John pointed off to the left. We were slowly – as one does, to avoid speeding tickets – making our way up the road through Big Cypress Seminole Reservation, having left Billie Swamp Safari about ten minutes before. On a mission to update services information for the new Florida Trail guidebook we’re creating, we’d left Clewiston pretty early to start our drive down into the Big Cypress Swamp. This was a new landscape for John, a Florida native who’d never set foot in the Everglades.
As we drove Evercane Road south through the cane fields, I talked about backpacking the Florida Trail through this section, which I did a decade ago. I hadn’t planned to, but Bart Smith had convinced me. “You wouldn’t believe the wildlife down here!” Bart said. I knew the region as cane fields, cattle ranches, orange groves, and canals, and it didn’t interest me.A few months later, I hit the trail at the north end of the reservation with my friends Bob and Paul, with 40+ miles of walking dikes along canals in front of us. No designated campsites along the route, just catch what we could. On the way to be dropped off, we saw a bobcat race across the road, leaving one cane field and entering another. Appearances are deceiving: more wildlife lives in the sugar cane fields than you’d ever imagine. We kept that in mind when choosing campsites each night.

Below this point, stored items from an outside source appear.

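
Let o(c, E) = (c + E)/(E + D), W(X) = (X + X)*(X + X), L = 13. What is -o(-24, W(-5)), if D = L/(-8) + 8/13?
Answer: -7904/10295 ≈ -0.76775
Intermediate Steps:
D = -105/104 (D = 13/(-8) + 8/13 = 13*(-1/8) + 8*(1/13) = -13/8 + 8/13 = -105/104 ≈ -1.0096)
W(X) = 4*X**2 (W(X) = (2*X)*(2*X) = 4*X**2)
o(c, E) = (E + c)/(-105/104 + E) (o(c, E) = (c + E)/(E - 105/104) = (E + c)/(-105/104 + E))
-o(-24, W(-5)) = -104*(4*(-5)**2 - 24)/(-105 + 104*(4*(-5)**2)) = -104*(4*25 - 24)/(-105 + 104*(4*25)) = -104*(100 - 24)/(-105 + 104*100) = -104*76/(-105 + 10400) = -104*76/10295 = -1*7904/10295 = -7904/10295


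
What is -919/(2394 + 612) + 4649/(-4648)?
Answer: -9123203/6985944 ≈ -1.3059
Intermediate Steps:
-919/(2394 + 612) + 4649/(-4648) = -919/3006 + 4649*(-1/4648) = -919*1/3006 - 4649/4648 = -919/3006 - 4649/4648 = -9123203/6985944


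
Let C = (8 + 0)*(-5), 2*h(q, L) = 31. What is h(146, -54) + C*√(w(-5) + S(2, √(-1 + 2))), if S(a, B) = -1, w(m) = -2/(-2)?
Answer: 31/2 ≈ 15.500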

At Rotenberger WMA, where the Florida Trail – now rerouted north through the reservation to the Deerfence Canal – heads north on a straightaway, the open impoundment was a cacophony of bird life. We rested in the slight shade of a water control structure, listening to hundreds of thousands of birds among the willow marshes. Roseate spoonbills winged their way overhead in groups of two or three.

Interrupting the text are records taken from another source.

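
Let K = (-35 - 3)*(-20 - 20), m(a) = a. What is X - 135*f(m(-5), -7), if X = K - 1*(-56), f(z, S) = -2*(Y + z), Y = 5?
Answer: 1576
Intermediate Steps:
K = 1520 (K = -38*(-40) = 1520)
f(z, S) = -10 - 2*z (f(z, S) = -2*(5 + z) = -10 - 2*z)
X = 1576 (X = 1520 - 1*(-56) = 1520 + 56 = 1576)
X - 135*f(m(-5), -7) = 1576 - 135*(-10 - 2*(-5)) = 1576 - 135*(-10 + 10) = 1576 - 135*0 = 1576 + 0 = 1576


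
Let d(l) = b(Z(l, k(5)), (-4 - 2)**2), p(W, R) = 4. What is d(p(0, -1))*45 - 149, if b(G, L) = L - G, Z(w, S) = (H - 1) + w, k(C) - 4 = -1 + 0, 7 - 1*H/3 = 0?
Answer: 391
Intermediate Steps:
H = 21 (H = 21 - 3*0 = 21 + 0 = 21)
k(C) = 3 (k(C) = 4 + (-1 + 0) = 4 - 1 = 3)
Z(w, S) = 20 + w (Z(w, S) = (21 - 1) + w = 20 + w)
d(l) = 16 - l (d(l) = (-4 - 2)**2 - (20 + l) = (-6)**2 + (-20 - l) = 36 + (-20 - l) = 16 - l)
d(p(0, -1))*45 - 149 = (16 - 1*4)*45 - 149 = (16 - 4)*45 - 149 = 12*45 - 149 = 540 - 149 = 391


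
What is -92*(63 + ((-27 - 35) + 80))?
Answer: -7452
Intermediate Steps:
-92*(63 + ((-27 - 35) + 80)) = -92*(63 + (-62 + 80)) = -92*(63 + 18) = -92*81 = -7452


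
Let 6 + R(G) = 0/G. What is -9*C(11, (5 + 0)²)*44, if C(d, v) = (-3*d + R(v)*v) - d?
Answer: 76824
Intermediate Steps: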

That evening, temperatures plunged. The guys filtered water out of the canal and shared it with me; I was glad for my zero degree sleeping bag. In the morning, my water bottles were frozen and frost rimmed the grass around us. Ice in the Everglades! Who would have thought?

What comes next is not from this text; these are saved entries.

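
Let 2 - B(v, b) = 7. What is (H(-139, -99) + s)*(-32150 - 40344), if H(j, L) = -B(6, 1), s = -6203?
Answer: 449317812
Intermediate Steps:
B(v, b) = -5 (B(v, b) = 2 - 1*7 = 2 - 7 = -5)
H(j, L) = 5 (H(j, L) = -1*(-5) = 5)
(H(-139, -99) + s)*(-32150 - 40344) = (5 - 6203)*(-32150 - 40344) = -6198*(-72494) = 449317812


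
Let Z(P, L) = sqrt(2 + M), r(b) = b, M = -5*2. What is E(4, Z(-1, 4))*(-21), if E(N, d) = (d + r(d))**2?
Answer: 672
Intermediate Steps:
M = -10
Z(P, L) = 2*I*sqrt(2) (Z(P, L) = sqrt(2 - 10) = sqrt(-8) = 2*I*sqrt(2))
E(N, d) = 4*d**2 (E(N, d) = (d + d)**2 = (2*d)**2 = 4*d**2)
E(4, Z(-1, 4))*(-21) = (4*(2*I*sqrt(2))**2)*(-21) = (4*(-8))*(-21) = -32*(-21) = 672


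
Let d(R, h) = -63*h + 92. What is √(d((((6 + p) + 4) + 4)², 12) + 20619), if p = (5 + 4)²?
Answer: √19955 ≈ 141.26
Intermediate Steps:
p = 81 (p = 9² = 81)
d(R, h) = 92 - 63*h
√(d((((6 + p) + 4) + 4)², 12) + 20619) = √((92 - 63*12) + 20619) = √((92 - 756) + 20619) = √(-664 + 20619) = √19955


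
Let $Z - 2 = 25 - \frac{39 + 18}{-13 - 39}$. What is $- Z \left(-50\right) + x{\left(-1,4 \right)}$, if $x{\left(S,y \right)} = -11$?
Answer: $\frac{36239}{26} \approx 1393.8$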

We passed lone pond apple trees along the canal, which brought to mind what I’d read in history books written by local historian Lawrence Will about this region, how it was once an unbroken forest of “custard apple” covered in moonvine. Indeed, in his books, there are photos from the 1920s showing these thickets that are no more – dug out and replaced with agriculture two generations ago.
Removing habitat didn’t remove the inhabitants, however. Flocks of red-winged blackbirds flew between perches in the sugar cane. Raccoons slunk between the rows, slipping to the canal edge to wash their finds. We saw deer crash through the cane as well. On the open prairies – once pond apple forests – cattle grazed, accompanied by cattle egrets and sandhill cranes. We watched two caracara engaged in a mating dance, hopping up and down in a mowed area near the canal.
When the panther stepped out into clear view, John brought the car to a full stop. The panther paused, sniffing the air. It turned back the way it came as I fumbled for my camera. And then, behind us, the rumble of a giant dump truck that had been tailing us from Billie’s. It was enough to spook the cat. In several bounds, he’d crossed the road and vanished into the forest surrounding a small home.